In October 2015 the then Prime Minister, David Cameron, announced to the House of Commons that he and the Secretary of State for Education had commissioned the former Chief Executive of Barnardo’s, Sir Martin Narey to conduct an independent review of children’s residential care. The purpose of the review being to ensure every possible step could be taken to ensure looked-after children get the best start in life.

This week saw the publication of Sir Martin’s review, which you can read in full here. Having digested the report, we have picked out three key points which are particularly important to us in our work with young people leaving care. 

The first is around the stability of residential placements. Sir Martin wrote:

It is very difficult to link a period in a children’s home to educational or other outcomes when most children spend only brief periods in them (more than half for less than 3 months and 83% for less than a year). Indeed there is some evidence to suggest that children who spend a longer time in residential provision may have better outcomes than those who have only spent a short time in such provision. This suggests that stability of placement may be a factor in achieving good outcomes for looked-after children.

This recognition of the need for placements, however short they may be, to be stable is something we wholeheartedly agree with. We hear of young people – both in residential and foster care – being moved frequently, sometimes as often as ten or twelve times in a year. Not only do these moves cause significant disruption to their education but impact on their social and personal skills; moving from home to home prevents young people from forming bonds or feeling part of a community with a shared past.

The second point concerns the future provision of support for care leavers.

In my experience, current and recent Ministers at the Department for Education have been keenly aware of the unsatisfactory nature of many children’s experiences when leaving care homes. That is not because, as it was sometimes suggested to me, local authorities routinely turn children out of homes when they reach eighteen and without preparation or support. No one who made that allegation responded to my invitation to provide a single example. But for all sorts of reasons, not least those linked to the immaturity of many eighteen year olds, they will sometimes shun advice and support and soon find themselves isolated and essentially abandoned. I was therefore pleased to see provisions in the Children and Social Work Bill that will govern how local authorities support care leavers (and children in care), place a requirement on local authorities to consult about and publish a local offer to care leavers, and extend the duty on local authorities to provide a personal adviser to all care leavers until they reach age 25.

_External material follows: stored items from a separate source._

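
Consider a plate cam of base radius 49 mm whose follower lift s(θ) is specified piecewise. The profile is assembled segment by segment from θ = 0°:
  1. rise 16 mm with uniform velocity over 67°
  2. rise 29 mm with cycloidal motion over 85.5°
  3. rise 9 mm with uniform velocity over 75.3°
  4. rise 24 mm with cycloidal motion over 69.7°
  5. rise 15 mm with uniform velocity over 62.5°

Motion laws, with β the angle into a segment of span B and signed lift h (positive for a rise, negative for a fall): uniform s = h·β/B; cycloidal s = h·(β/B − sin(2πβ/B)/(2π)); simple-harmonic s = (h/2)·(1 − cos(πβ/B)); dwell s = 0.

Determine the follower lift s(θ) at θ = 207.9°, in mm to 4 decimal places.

seg 1 [0°–67°] uniform, h=16: full span → s += 16 → s = 16.0000
seg 2 [67°–152.5°] cycloidal, h=29: full span → s += 29 → s = 45.0000
seg 3 [152.5°–227.8°] uniform, h=9: θ=207.9° here. β=55.4, B=75.3. 9·55.4/75.3 = 6.6215 → s = 51.6215

51.6215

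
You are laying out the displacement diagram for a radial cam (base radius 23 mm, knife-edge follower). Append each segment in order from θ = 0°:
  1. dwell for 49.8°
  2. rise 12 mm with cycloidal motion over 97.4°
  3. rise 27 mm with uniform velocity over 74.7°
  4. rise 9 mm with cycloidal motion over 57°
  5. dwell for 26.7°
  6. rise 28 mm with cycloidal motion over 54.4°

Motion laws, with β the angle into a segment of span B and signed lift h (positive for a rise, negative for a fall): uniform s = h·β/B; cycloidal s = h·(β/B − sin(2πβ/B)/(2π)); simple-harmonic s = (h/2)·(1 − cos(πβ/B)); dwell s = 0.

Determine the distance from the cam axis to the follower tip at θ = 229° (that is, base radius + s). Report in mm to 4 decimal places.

seg 1 [0°–49.8°] dwell: s stays 0.0000
seg 2 [49.8°–147.2°] cycloidal, h=12: full span → s += 12 → s = 12.0000
seg 3 [147.2°–221.9°] uniform, h=27: full span → s += 27 → s = 39.0000
seg 4 [221.9°–278.9°] cycloidal, h=9: θ=229° here. β=7.1, B=57. 9·(0.1246 − sin(2π·0.1246)/(2π)) = 0.1110 → s = 39.1110
radial distance = base radius + s = 23 + 39.1110 = 62.1110

62.1110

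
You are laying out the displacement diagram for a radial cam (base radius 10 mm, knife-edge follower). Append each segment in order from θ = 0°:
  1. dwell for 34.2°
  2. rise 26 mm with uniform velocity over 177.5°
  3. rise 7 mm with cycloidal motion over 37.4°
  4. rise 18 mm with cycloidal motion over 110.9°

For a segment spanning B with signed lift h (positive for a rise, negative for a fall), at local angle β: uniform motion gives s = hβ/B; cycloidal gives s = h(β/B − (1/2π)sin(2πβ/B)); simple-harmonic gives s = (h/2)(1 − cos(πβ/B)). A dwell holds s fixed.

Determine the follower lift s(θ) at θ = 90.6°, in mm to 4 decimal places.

seg 1 [0°–34.2°] dwell: s stays 0.0000
seg 2 [34.2°–211.7°] uniform, h=26: θ=90.6° here. β=56.4, B=177.5. 26·56.4/177.5 = 8.2614 → s = 8.2614

8.2614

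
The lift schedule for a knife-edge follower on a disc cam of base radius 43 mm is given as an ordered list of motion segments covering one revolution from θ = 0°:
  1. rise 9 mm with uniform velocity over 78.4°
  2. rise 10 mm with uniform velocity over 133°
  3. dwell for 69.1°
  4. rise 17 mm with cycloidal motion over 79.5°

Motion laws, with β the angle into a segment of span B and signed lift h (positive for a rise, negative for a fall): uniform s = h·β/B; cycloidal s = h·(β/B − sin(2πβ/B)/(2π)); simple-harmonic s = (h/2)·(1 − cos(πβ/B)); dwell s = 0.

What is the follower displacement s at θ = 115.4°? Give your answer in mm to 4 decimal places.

seg 1 [0°–78.4°] uniform, h=9: full span → s += 9 → s = 9.0000
seg 2 [78.4°–211.4°] uniform, h=10: θ=115.4° here. β=37, B=133. 10·37/133 = 2.7820 → s = 11.7820

11.7820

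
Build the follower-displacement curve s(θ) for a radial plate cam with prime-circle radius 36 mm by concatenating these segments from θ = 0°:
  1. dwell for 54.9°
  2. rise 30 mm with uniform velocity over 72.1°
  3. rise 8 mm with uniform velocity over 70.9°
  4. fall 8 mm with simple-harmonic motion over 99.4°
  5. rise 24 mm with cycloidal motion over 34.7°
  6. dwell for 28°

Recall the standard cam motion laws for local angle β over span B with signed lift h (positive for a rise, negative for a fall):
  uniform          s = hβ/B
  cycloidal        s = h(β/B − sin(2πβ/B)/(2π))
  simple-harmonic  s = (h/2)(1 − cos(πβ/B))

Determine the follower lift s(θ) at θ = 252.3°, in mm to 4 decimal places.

seg 1 [0°–54.9°] dwell: s stays 0.0000
seg 2 [54.9°–127°] uniform, h=30: full span → s += 30 → s = 30.0000
seg 3 [127°–197.9°] uniform, h=8: full span → s += 8 → s = 38.0000
seg 4 [197.9°–297.3°] simple-harmonic, h=-8: θ=252.3° here. β=54.4, B=99.4. -8/2·(1 − cos(π·0.5473)) = -4.5920 → s = 33.4080

33.4080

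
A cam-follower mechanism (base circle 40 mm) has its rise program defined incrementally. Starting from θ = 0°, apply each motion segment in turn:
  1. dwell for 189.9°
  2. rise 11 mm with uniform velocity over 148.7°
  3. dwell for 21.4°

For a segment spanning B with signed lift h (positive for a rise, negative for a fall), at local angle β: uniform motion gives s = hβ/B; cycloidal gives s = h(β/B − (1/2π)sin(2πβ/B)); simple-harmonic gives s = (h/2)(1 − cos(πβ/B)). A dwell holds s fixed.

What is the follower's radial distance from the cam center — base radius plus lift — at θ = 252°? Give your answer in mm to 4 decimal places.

seg 1 [0°–189.9°] dwell: s stays 0.0000
seg 2 [189.9°–338.6°] uniform, h=11: θ=252° here. β=62.1, B=148.7. 11·62.1/148.7 = 4.5938 → s = 4.5938
radial distance = base radius + s = 40 + 4.5938 = 44.5938

44.5938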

We are keen to see greater investment in support for care leavers; one of the most vulnerable groups in society. But as we explained in our blog on the announcements made in the Queen’s Speech, one size most definitely doesn’t fit all. Furthermore, what most young care leavers benefit from is a ‘constant’ positive role model they can trust to be there for them. That kind of relationship can be transformative. We see that with the young care leavers we work with when they are paired with one of our employment consultants. And we’re so convinced of the value of this one-to-one support that we’re launching a new mentoring programme this month to extend the impact.

The final point we were particularly encouraged to read was around the Staying Put/Staying Close recommendations.

Recommendation 33: Subject only to verifying my cost estimates through a number of Innovation Programme pilots, I urge the Government to commit to introducing Staying Close. And I recommend that that Ed Nixon and Ian Dickson from ECLCM should be invited to help officials in the Department for Education further to develop this reform, including advising on the selection and management of the pilots.

The Every Child Leaving Care Matters campaign has our full support and we welcome Sir Martin’s recommendation that those with a detailed insight into, and experience of, the care system should be involved in developing this reform. That experience is invaluable in developing programmes which truly meet the needs of care leavers. Additionally, we respectfully suggest that some of the very committed young care leavers who believe in change, and who are prepared to devote time to campaigning for it, are also consulted during the process.